I do not think you can talk about ASCII and BINARY files, but TEXT and BINARY .
In this sense, these are text files: XML, HTML, RTF, SQL, TEXT, JAVA, CSS, EPS.
And these are binary files: PDF, DOC, XLS, JPG, MP3, AVI, OBJ, DLL.
ASCII is just a character table used at the beginning of calculations to represent text, but at present it is somewhat discouraged because it cannot represent text in languages ββsuch as Chinese, Arabic, Spanish (word with Γ±, Γ, tildes), French and others. Instead of ASCII, other CHARACTER REPRESENTATIONS are currently offered. The most famous is probably UTF-8 . But there are others like ISO-8859-1 , ISO-8859-3 , etc. Take a look at this article by Joel Spolsky on UNICODE. It is very useful.

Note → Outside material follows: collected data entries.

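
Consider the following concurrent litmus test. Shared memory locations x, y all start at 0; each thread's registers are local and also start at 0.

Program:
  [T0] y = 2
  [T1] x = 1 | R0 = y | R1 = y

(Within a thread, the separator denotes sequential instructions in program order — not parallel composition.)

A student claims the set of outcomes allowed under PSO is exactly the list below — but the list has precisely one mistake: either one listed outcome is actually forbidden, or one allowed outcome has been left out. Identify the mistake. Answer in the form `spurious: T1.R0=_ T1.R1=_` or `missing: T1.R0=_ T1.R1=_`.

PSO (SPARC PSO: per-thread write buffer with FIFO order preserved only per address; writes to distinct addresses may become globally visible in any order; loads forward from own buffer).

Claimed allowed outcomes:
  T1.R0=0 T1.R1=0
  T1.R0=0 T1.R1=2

missing: T1.R0=2 T1.R1=2

outcome vector order: (T1.R0,T1.R1)
[PSO] allowed = {0/0 0/2 2/2}
PSO∖claimed = {2/2}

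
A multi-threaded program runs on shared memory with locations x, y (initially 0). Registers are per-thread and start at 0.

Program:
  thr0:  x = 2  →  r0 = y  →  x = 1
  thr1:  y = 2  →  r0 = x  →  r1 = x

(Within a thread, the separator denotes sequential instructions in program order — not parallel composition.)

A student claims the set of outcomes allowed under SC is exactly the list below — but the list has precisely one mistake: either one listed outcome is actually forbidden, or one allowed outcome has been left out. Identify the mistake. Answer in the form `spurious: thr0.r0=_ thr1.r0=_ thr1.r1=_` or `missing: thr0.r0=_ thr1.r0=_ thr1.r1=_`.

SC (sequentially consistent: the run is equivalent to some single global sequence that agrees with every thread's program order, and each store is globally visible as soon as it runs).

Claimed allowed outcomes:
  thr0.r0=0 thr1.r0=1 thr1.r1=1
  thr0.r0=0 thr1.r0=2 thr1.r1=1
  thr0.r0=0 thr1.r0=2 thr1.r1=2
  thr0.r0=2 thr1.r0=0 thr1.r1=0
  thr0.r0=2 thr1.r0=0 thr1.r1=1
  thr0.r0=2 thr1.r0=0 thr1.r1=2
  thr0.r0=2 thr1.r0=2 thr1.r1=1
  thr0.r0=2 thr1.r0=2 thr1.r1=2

missing: thr0.r0=2 thr1.r0=1 thr1.r1=1

outcome vector order: (thr0.r0,thr1.r0,thr1.r1)
SC (9): 011 021 022 200 201 202 211 221 222
SC∖claimed = {211}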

File formats are another very important issue. File formats are protocols that programs agree to represent information. In this sense, a JPG file is an image with a specific (well-known) internal format that allows programs (browsers, tables, word processors) to use them as images.
Text files also have formats (IE, there are specifications for text files such as XML and HTML). Its format, as in JPG and other binary files, allows applications to use them in a coherent and concrete way to achieve something: IE, render a WEB PAGE (HTML and XHTML format).